Depression is perhaps the most immediately understandable of Kubler-Ross's stages, and patients experience it with unsurprising symptoms such as sadness, fatigue, and anhedonia. Spending time in the first three stages is potentially an unconscious effort to protect oneself from this emotional pain. While the patient's actions may potentially be easier to understand, they may be more jarring in juxtaposition to behaviors arising from the first three stages. Consequently, caregivers may need to make a conscious effort to restore compassion that may have waned while caring for patients progressing through the first three stages.

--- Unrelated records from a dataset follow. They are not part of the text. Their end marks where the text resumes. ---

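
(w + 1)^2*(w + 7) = w^3 + 9*w^2 + 15*w + 7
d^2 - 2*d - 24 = (d - 6)*(d + 4)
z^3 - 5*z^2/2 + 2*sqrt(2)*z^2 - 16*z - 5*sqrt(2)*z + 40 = (z - 5/2)*(z - 2*sqrt(2))*(z + 4*sqrt(2))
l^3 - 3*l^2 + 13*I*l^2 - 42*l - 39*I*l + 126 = (l - 3)*(l + 6*I)*(l + 7*I)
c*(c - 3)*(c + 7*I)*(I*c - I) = I*c^4 - 7*c^3 - 4*I*c^3 + 28*c^2 + 3*I*c^2 - 21*c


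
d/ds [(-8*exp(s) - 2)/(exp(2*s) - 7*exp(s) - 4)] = (8*exp(2*s) + 4*exp(s) + 18)*exp(s)/(exp(4*s) - 14*exp(3*s) + 41*exp(2*s) + 56*exp(s) + 16)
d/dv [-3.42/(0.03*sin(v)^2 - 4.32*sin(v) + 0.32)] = (0.2052*sin(v) - 14.7744)*cos(v)/(0.03*sin(v)^2 - 4.32*sin(v) + 0.32)^2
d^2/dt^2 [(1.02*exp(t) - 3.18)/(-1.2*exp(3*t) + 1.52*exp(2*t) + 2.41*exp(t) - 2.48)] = (-5.87519999999999*exp(6*t) + 46.79424*exp(5*t) - 77.959488*exp(4*t) + 54.193392*exp(3*t) - 73.296144*exp(2*t) + 60.322734*exp(t) + 12.732816)*exp(t)/(1.728*exp(9*t) - 6.5664*exp(8*t) - 2.09376*exp(7*t) + 33.576832*exp(6*t) - 22.936152*exp(5*t) - 52.32852*exp(4*t) + 62.652335*exp(3*t) + 15.16644*exp(2*t) - 44.467392*exp(t) + 15.252992)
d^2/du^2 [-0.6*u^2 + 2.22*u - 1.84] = -1.20000000000000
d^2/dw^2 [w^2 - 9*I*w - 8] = 2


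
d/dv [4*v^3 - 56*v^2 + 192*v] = 12*v^2 - 112*v + 192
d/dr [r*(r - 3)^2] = 3*(r - 3)*(r - 1)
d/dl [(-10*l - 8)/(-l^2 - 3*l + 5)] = 2*(-5*l^2 - 8*l - 37)/(l^4 + 6*l^3 - l^2 - 30*l + 25)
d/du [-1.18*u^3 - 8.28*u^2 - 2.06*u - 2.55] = -3.54*u^2 - 16.56*u - 2.06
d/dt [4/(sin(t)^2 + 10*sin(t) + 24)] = -8*(sin(t) + 5)*cos(t)/(sin(t)^2 + 10*sin(t) + 24)^2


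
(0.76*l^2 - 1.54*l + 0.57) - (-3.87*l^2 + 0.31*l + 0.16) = 4.63*l^2 - 1.85*l + 0.41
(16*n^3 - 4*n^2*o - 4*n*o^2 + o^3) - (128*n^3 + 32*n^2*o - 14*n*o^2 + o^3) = -112*n^3 - 36*n^2*o + 10*n*o^2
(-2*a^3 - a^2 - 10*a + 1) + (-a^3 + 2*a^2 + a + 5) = -3*a^3 + a^2 - 9*a + 6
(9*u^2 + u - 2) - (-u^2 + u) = 10*u^2 - 2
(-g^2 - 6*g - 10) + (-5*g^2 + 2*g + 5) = -6*g^2 - 4*g - 5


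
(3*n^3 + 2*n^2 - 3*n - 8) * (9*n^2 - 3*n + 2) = 27*n^5 + 9*n^4 - 27*n^3 - 59*n^2 + 18*n - 16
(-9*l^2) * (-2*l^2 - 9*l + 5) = 18*l^4 + 81*l^3 - 45*l^2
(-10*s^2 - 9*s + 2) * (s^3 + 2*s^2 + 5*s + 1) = -10*s^5 - 29*s^4 - 66*s^3 - 51*s^2 + s + 2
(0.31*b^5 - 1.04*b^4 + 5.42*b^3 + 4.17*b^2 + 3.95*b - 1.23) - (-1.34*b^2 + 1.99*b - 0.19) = 0.31*b^5 - 1.04*b^4 + 5.42*b^3 + 5.51*b^2 + 1.96*b - 1.04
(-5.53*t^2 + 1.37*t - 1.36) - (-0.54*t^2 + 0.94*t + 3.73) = -4.99*t^2 + 0.43*t - 5.09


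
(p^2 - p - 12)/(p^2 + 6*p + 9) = (p - 4)/(p + 3)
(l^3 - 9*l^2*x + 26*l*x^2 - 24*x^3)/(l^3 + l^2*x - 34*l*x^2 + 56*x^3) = (l - 3*x)/(l + 7*x)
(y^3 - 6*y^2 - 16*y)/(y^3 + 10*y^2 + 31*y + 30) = y*(y - 8)/(y^2 + 8*y + 15)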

Acceptance describes recognizing the reality of a difficult diagnosis while no longer protesting or struggling against it. Patients may focus on enjoying the time they have left and reflecting on their memories. They may begin to prepare for death practically by planning their funeral or helping to provide financially or emotionally for their loved ones. It is often portrayed as the last of Kubler-Ross's stages and a sort of goal of the dying or grieving process. While caregivers and providers may find this stage less emotionally taxing, it is important to remember that it is not inherently more healthy than the other stages. As with denial, anger, bargaining, and depression, understanding the stages has less to do with promoting a fixed progression and more to do with anticipating patients' experiences to allow more empathy and support for whatever they go through.[4][5][6][7]
The DABDA model has been increasingly criticized in recent years. The model has both historical and cultural significance as one of the most well-known models for understanding grief and loss. Many alternative models have been developed based at least in part on the original DABDA model. The principal criticisms of Kubler-Ross's stages of death and dying are that the stages were developed without sufficient evidence and are often applied too strictly. Kubler-Ross and her collaborators developed their ideas qualitatively through in-depth interviews with over two hundred terminally ill patients.[7]